Definitivamente, el médico tiene un papel central en redirigir este temor. Algunas propuestas:


  1. Escuchar el miedo sin juzgarlo.


    El primer rol del médico es crear un espacio seguro donde el miedo al tratamiento pueda expresarse abiertamente. El miedo es una emoción racional desde la vivencia del paciente: suele provenir de experiencias negativas previas, desinformación o la sensación de que el tratamiento implica perder autonomía. El médico no intenta convencer, sino comprender el origen del miedo. ¿Es miedo al dolor, a los efectos secundarios, al fracaso, o a depender de otros? ¿Es un miedo racional o simbólico a la pérdida de identidad, al envejecimiento, al estigma?
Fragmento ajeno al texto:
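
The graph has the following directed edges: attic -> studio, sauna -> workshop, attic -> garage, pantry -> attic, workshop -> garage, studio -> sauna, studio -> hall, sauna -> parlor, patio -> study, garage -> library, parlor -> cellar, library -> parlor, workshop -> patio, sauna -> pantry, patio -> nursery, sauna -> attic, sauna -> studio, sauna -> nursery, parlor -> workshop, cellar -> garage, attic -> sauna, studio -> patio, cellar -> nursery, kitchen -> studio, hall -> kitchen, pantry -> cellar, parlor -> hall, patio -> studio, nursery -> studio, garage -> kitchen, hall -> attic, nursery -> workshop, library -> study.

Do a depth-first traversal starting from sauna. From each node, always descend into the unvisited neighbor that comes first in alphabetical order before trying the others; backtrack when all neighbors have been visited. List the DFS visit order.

Visit sauna
sauna → attic
attic → garage
garage → kitchen
kitchen → studio
studio → hall
studio → patio
patio → nursery
nursery → workshop
patio → study
garage → library
library → parlor
parlor → cellar
sauna → pantry

sauna attic garage kitchen studio hall patio nursery workshop study library parlor cellar pantry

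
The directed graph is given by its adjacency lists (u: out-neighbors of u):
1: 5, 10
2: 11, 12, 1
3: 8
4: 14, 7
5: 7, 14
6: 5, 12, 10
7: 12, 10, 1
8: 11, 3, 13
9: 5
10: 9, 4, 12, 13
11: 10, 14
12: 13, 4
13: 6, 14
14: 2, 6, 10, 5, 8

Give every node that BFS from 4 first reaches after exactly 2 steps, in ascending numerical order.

Level 0: 4
Level 1: 7, 14
Level 2: 1, 2, 5, 6, 8, 10, 12
Level 3: 3, 9, 11, 13

1, 2, 5, 6, 8, 10, 12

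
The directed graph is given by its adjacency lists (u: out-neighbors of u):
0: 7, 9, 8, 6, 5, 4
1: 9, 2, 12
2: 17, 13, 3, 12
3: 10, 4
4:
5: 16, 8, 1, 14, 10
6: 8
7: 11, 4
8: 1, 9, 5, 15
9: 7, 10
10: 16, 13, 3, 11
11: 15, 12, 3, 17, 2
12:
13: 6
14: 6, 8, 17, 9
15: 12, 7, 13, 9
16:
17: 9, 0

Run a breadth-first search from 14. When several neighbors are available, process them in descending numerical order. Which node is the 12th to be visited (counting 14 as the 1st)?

Visit 14; enqueue 17, 9, 8, 6 → queue [17, 9, 8, 6]
Visit 17; enqueue 0 → queue [9, 8, 6, 0]
Visit 9; enqueue 10, 7 → queue [8, 6, 0, 10, 7]
Visit 8; enqueue 15, 5, 1 → queue [6, 0, 10, 7, 15, 5, 1]
Visit 6 → queue [0, 10, 7, 15, 5, 1]
Visit 0; enqueue 4 → queue [10, 7, 15, 5, 1, 4]
Visit 10; enqueue 16, 13, 11, 3 → queue [7, 15, 5, 1, 4, 16, 13, 11, 3]
Visit 7 → queue [15, 5, 1, 4, 16, 13, 11, 3]
Visit 15; enqueue 12 → queue [5, 1, 4, 16, 13, 11, 3, 12]
Visit 5 → queue [1, 4, 16, 13, 11, 3, 12]
Visit 1; enqueue 2 → queue [4, 16, 13, 11, 3, 12, 2]
Visit 4 → queue [16, 13, 11, 3, 12, 2]
Visit 16 → queue [13, 11, 3, 12, 2]
Visit 13 → queue [11, 3, 12, 2]
Visit 11 → queue [3, 12, 2]
Visit 3 → queue [12, 2]
Visit 12 → queue [2]
Visit 2 → queue []

Visit order: 14, 17, 9, 8, 6, 0, 10, 7, 15, 5, 1, 4, 16, 13, 11, 3, 12, 2

4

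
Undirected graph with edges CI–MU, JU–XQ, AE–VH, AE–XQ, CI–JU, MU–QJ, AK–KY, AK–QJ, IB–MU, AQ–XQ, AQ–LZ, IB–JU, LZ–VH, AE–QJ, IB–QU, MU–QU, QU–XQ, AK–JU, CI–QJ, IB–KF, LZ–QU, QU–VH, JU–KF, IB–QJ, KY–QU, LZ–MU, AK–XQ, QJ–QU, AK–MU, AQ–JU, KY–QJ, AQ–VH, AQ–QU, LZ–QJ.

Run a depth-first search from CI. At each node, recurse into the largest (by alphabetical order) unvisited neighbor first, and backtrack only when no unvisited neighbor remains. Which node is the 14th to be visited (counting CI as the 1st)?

KY

Visit CI
CI → QJ
QJ → QU
QU → XQ
XQ → JU
JU → KF
KF → IB
IB → MU
MU → LZ
LZ → VH
VH → AQ
VH → AE
MU → AK
AK → KY

Visit order: CI, QJ, QU, XQ, JU, KF, IB, MU, LZ, VH, AQ, AE, AK, KY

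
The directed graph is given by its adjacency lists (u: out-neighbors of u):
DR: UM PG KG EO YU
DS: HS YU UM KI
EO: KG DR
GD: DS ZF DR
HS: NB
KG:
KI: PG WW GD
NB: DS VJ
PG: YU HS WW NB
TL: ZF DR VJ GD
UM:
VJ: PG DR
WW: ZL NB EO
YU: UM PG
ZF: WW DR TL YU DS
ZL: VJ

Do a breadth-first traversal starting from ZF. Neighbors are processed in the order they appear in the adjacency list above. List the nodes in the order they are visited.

ZF -> WW -> DR -> TL -> YU -> DS -> ZL -> NB -> EO -> UM -> PG -> KG -> VJ -> GD -> HS -> KI

Visit ZF; enqueue WW, DR, TL, YU, DS → queue [WW, DR, TL, YU, DS]
Visit WW; enqueue ZL, NB, EO → queue [DR, TL, YU, DS, ZL, NB, EO]
Visit DR; enqueue UM, PG, KG → queue [TL, YU, DS, ZL, NB, EO, UM, PG, KG]
Visit TL; enqueue VJ, GD → queue [YU, DS, ZL, NB, EO, UM, PG, KG, VJ, GD]
Visit YU → queue [DS, ZL, NB, EO, UM, PG, KG, VJ, GD]
Visit DS; enqueue HS, KI → queue [ZL, NB, EO, UM, PG, KG, VJ, GD, HS, KI]
Visit ZL → queue [NB, EO, UM, PG, KG, VJ, GD, HS, KI]
Visit NB → queue [EO, UM, PG, KG, VJ, GD, HS, KI]
Visit EO → queue [UM, PG, KG, VJ, GD, HS, KI]
Visit UM → queue [PG, KG, VJ, GD, HS, KI]
Visit PG → queue [KG, VJ, GD, HS, KI]
Visit KG → queue [VJ, GD, HS, KI]
Visit VJ → queue [GD, HS, KI]
Visit GD → queue [HS, KI]
Visit HS → queue [KI]
Visit KI → queue []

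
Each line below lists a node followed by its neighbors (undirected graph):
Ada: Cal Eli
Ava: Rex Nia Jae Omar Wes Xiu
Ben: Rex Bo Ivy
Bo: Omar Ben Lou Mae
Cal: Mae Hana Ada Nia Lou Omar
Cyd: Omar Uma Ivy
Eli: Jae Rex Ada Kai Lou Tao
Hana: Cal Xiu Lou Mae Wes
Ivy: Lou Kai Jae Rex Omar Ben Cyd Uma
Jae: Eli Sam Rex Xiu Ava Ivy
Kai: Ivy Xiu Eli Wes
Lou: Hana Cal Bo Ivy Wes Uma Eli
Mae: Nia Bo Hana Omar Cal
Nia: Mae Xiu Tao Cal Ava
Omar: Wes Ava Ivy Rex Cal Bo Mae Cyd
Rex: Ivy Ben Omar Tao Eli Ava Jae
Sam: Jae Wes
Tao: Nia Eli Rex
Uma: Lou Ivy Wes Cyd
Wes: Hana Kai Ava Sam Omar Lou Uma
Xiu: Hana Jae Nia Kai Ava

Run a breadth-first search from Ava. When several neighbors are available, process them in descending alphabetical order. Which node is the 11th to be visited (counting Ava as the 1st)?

Sam

Visit Ava; enqueue Xiu, Wes, Rex, Omar, Nia, Jae → queue [Xiu, Wes, Rex, Omar, Nia, Jae]
Visit Xiu; enqueue Kai, Hana → queue [Wes, Rex, Omar, Nia, Jae, Kai, Hana]
Visit Wes; enqueue Uma, Sam, Lou → queue [Rex, Omar, Nia, Jae, Kai, Hana, Uma, Sam, Lou]
Visit Rex; enqueue Tao, Ivy, Eli, Ben → queue [Omar, Nia, Jae, Kai, Hana, Uma, Sam, Lou, Tao, Ivy, Eli, Ben]
Visit Omar; enqueue Mae, Cyd, Cal, Bo → queue [Nia, Jae, Kai, Hana, Uma, Sam, Lou, Tao, Ivy, Eli, Ben, Mae, Cyd, Cal, Bo]
Visit Nia → queue [Jae, Kai, Hana, Uma, Sam, Lou, Tao, Ivy, Eli, Ben, Mae, Cyd, Cal, Bo]
Visit Jae → queue [Kai, Hana, Uma, Sam, Lou, Tao, Ivy, Eli, Ben, Mae, Cyd, Cal, Bo]
Visit Kai → queue [Hana, Uma, Sam, Lou, Tao, Ivy, Eli, Ben, Mae, Cyd, Cal, Bo]
Visit Hana → queue [Uma, Sam, Lou, Tao, Ivy, Eli, Ben, Mae, Cyd, Cal, Bo]
Visit Uma → queue [Sam, Lou, Tao, Ivy, Eli, Ben, Mae, Cyd, Cal, Bo]
Visit Sam → queue [Lou, Tao, Ivy, Eli, Ben, Mae, Cyd, Cal, Bo]
Visit Lou → queue [Tao, Ivy, Eli, Ben, Mae, Cyd, Cal, Bo]
Visit Tao → queue [Ivy, Eli, Ben, Mae, Cyd, Cal, Bo]
Visit Ivy → queue [Eli, Ben, Mae, Cyd, Cal, Bo]
Visit Eli; enqueue Ada → queue [Ben, Mae, Cyd, Cal, Bo, Ada]
Visit Ben → queue [Mae, Cyd, Cal, Bo, Ada]
Visit Mae → queue [Cyd, Cal, Bo, Ada]
Visit Cyd → queue [Cal, Bo, Ada]
Visit Cal → queue [Bo, Ada]
Visit Bo → queue [Ada]
Visit Ada → queue []

Visit order: Ava, Xiu, Wes, Rex, Omar, Nia, Jae, Kai, Hana, Uma, Sam, Lou, Tao, Ivy, Eli, Ben, Mae, Cyd, Cal, Bo, Ada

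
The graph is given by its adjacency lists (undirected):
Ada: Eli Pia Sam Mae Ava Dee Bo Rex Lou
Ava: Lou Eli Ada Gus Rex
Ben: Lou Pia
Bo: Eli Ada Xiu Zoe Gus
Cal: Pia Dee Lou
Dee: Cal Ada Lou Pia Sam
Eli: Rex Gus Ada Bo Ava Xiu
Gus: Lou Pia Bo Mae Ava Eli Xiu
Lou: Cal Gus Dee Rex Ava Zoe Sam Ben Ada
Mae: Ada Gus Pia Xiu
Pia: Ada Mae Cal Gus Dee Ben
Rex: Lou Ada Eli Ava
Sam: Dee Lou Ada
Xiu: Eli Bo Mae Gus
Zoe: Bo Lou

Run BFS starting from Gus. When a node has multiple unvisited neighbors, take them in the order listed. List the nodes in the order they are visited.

Gus, Lou, Pia, Bo, Mae, Ava, Eli, Xiu, Cal, Dee, Rex, Zoe, Sam, Ben, Ada

Visit Gus; enqueue Lou, Pia, Bo, Mae, Ava, Eli, Xiu → queue [Lou, Pia, Bo, Mae, Ava, Eli, Xiu]
Visit Lou; enqueue Cal, Dee, Rex, Zoe, Sam, Ben, Ada → queue [Pia, Bo, Mae, Ava, Eli, Xiu, Cal, Dee, Rex, Zoe, Sam, Ben, Ada]
Visit Pia → queue [Bo, Mae, Ava, Eli, Xiu, Cal, Dee, Rex, Zoe, Sam, Ben, Ada]
Visit Bo → queue [Mae, Ava, Eli, Xiu, Cal, Dee, Rex, Zoe, Sam, Ben, Ada]
Visit Mae → queue [Ava, Eli, Xiu, Cal, Dee, Rex, Zoe, Sam, Ben, Ada]
Visit Ava → queue [Eli, Xiu, Cal, Dee, Rex, Zoe, Sam, Ben, Ada]
Visit Eli → queue [Xiu, Cal, Dee, Rex, Zoe, Sam, Ben, Ada]
Visit Xiu → queue [Cal, Dee, Rex, Zoe, Sam, Ben, Ada]
Visit Cal → queue [Dee, Rex, Zoe, Sam, Ben, Ada]
Visit Dee → queue [Rex, Zoe, Sam, Ben, Ada]
Visit Rex → queue [Zoe, Sam, Ben, Ada]
Visit Zoe → queue [Sam, Ben, Ada]
Visit Sam → queue [Ben, Ada]
Visit Ben → queue [Ada]
Visit Ada → queue []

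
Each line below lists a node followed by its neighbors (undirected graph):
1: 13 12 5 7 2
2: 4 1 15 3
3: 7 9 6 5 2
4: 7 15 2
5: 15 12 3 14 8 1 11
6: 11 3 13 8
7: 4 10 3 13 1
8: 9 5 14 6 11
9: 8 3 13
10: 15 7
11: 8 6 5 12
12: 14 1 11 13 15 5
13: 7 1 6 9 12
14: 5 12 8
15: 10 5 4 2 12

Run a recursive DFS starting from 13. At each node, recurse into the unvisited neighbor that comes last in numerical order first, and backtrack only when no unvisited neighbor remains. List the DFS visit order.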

  2. Restablecer confianza y significado.


    El segundo rol del médico es reconstruir la confianza: no sólo en la medicina, sino en el propio cuerpo y en la capacidad de sanar. A través de técnicas de comunicación empática, escucha activa y creación de rapport, el médico ayuda al paciente a encontrar un propósito más grande detrás del tratamiento. “No tomas un medicamento para suprimir un síntoma, sino para recuperar tu proyecto de vida.”


    Cuando el paciente asocia el tratamiento con su propósito —ser independiente, ver crecer a sus hijos, retomar su trabajo o vivir sin dolor—, el miedo pierde prioridad en su mente.


  3. Traducir la ciencia al lenguaje humano.


    El coaching aplicado a la práctica médica actúa como un puente entre médico y paciente. El lenguaje técnico, los riesgos estadísticos y las probabilidades abstractas pueden aumentar el miedo si no se contextualizan.


    El médico puede:

    1. Traducir los datos a significados personales.

    2. Explicar beneficios y riesgos en términos comprensibles.

    3. Reforzar que el tratamiento no es una amenaza, sino una herramienta al servicio de la vida.


  4. Acompañar la decisión y el proceso.


    El miedo no desaparece solo con información, sino con acompañamiento.


    El coaching médico ofrece un espacio de seguimiento emocional y existencial a lo largo del proceso terapéutico, desde la decisión inicial hasta la adaptación al tratamiento. El acompañamiento continuo evita que el paciente se retraiga ante los efectos secundarios, que abandone el tratamiento o que caiga en la desconfianza.


    La adherencia se convierte en una consecuencia natural de la comprensión y el sentido.

  5. Fomentar autonomía y participación.


    El objetivo final no es que el paciente obedezca, sino que participe activamente en su salud. El médico promueve responsabilidad compartida, elección informada y compromiso personal. Cuando el paciente siente que el tratamiento es su decisión, no una imposición externa, el miedo disminuye y la adherencia crece.

 

Conclusión.

Ser precavido es sabio. Toda intervención médica conlleva riesgo, pero el equilibrio entre cautela e intervención es esencial. Como médicos, coaches o cuidadores, nuestra misión no es solamente prescribir, sino también restaurar la confianza en que la ciencia, la empatía y la colaboración son expresiones del quehacer médico.

La ciencia médica no es perfecta, pero es el proyecto humanitario más exitoso de la historia. Temerla más que a las enfermedades que derrotó es olvidar que el progreso no fue un accidente: fue el fruto de generaciones que se negaron a rendirse ante el sufrimiento.

La próxima vez que dudemos de una vacuna o un tratamiento, recordemos algo simple y trascendente: Somos la primera generación en la historia que puede vivir lo suficiente para morir de vieja.

Eso no es suerte. Es ciencia y medicina aplicadas responsable y humanamente.